The payments are to settle a False Claims Act lawsuit originally filed by Ven-A-Care, the whistleblower, also known as a qui tam relator, on behalf of the United States and Texas. According to the suit, Endo and Pfizer submitted false statements to Medicare and Medicaid about the prices the companies were charging for some generic drugs that they manufactured. As a result, Medicare and Medicaid wound up paying more than they should have for the drugs.
As a whistleblower lawyer and a taxpayer, I was glad to see the government recovering some of the money it lost to fraud. The shocking part is how often pharmaceutical companies have been front and center in the False Claims Act area in recent years.
This particular fraud relates to how much Medicare and Medicaid have to pay for the drugs that are prescribed to people who are on those plans. If you are a Medicare or Medicaid beneficiary, then when you go to a drug store to pick up a prescription, Medicare or Medicaid reimburses the drug store/pharmacy for the cost of the medication, plus an amount on top of that price. That extra amount on top of the cost of the drug is called a "spread." Usually Medicare and Medicaid agree to pay the drug store chain a specific percentage or "scaled" payment above what the drug store chain itself paid for the drug. In order to do that accurately, of course, Medicare and Medicaid have to know how much the pharmacy, wholesaler or distributor paid for the drug. To fill in that missing piece of information, pharmaceutical companies are required to report how much they charged.
If the pharmaceutical company lies about the amount, and says it was larger than it really was, then Medicaid ends up reimbursing the drug store more than it should have. For example, let's say a drug manufacturer charges a drug store chain $10 for a drug. If Medicaid thinks that the drug store chain actually paid $20 for the drug, Medicaid's calculated payment to the drug store chain will be too high.
Don't get me wrong - usually these cases are not quite as straightforward as in that example. In fact, sometimes a pharmaceutical company will work out a pretty convoluted way to hide the fact that it really charged the drug store chain $10 for the drug. But the concept itself is easy to understand: the pharmaceutical company says it is charging $x for a drug, when it really is charging less than $x for the drug.
The Pfizer suit had initially been filed against three biotechnology companies, ESI Lederle, Lederle Labs, and Pharmacia Corp. Pfizer then bought the three companies.
The "relator" - meaning the party that revealed the fraud to the United States and sued on behalf of the U.S. - was Ven-A-Care of the Florida Keys, Inc. As the whistleblower, Ven-A-Care will get a percentage of what the governments recovered.

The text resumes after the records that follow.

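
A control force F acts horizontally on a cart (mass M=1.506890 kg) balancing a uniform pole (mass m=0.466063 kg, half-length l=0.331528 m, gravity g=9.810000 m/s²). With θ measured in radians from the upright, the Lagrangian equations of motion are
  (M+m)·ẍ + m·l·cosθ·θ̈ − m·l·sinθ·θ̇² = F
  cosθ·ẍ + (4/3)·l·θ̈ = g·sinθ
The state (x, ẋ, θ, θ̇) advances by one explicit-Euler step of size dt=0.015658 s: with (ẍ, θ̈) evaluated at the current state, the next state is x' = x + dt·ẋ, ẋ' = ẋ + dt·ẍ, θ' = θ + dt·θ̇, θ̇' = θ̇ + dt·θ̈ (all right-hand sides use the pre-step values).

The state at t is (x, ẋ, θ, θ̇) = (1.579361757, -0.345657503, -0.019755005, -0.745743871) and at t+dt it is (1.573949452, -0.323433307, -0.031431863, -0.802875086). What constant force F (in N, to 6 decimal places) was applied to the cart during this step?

F = 2.238350 N

ẍ = (ẋ'−ẋ)/dt = (-0.323433307−-0.345657503)/0.015658 = 1.419351
θ̈ = (θ̇'−θ̇)/dt = (-0.802875086−-0.745743871)/0.015658 = -3.648692
sinθ=-0.019754, cosθ=0.999805
F = (M+m)·ẍ + m·l·cosθ·θ̈ − m·l·sinθ·θ̇² = 2.800313 + -0.563660 − -0.001697 = 2.238350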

Raymond Winter, who is the Chief of the Civil Medicaid Fraud Division in Texas, signed the agreement on behalf of the Texas Attorney General. Dr. Kyle Janek, M.D., signed on behalf of the Texas Health & Human Services Commission.
As taxpayers, we owe Ven-A-Care a debt of gratitude for bringing this matter to the attention of the governments, so that we could get back some of the money that Medicare and Medicaid paid out solely because the drug companies gave a falsely-inflated price for the drug. The Florida company has been involved in exposing a number of schemes to defraud the federal government and the state governments through Medicare and Medicaid fraud.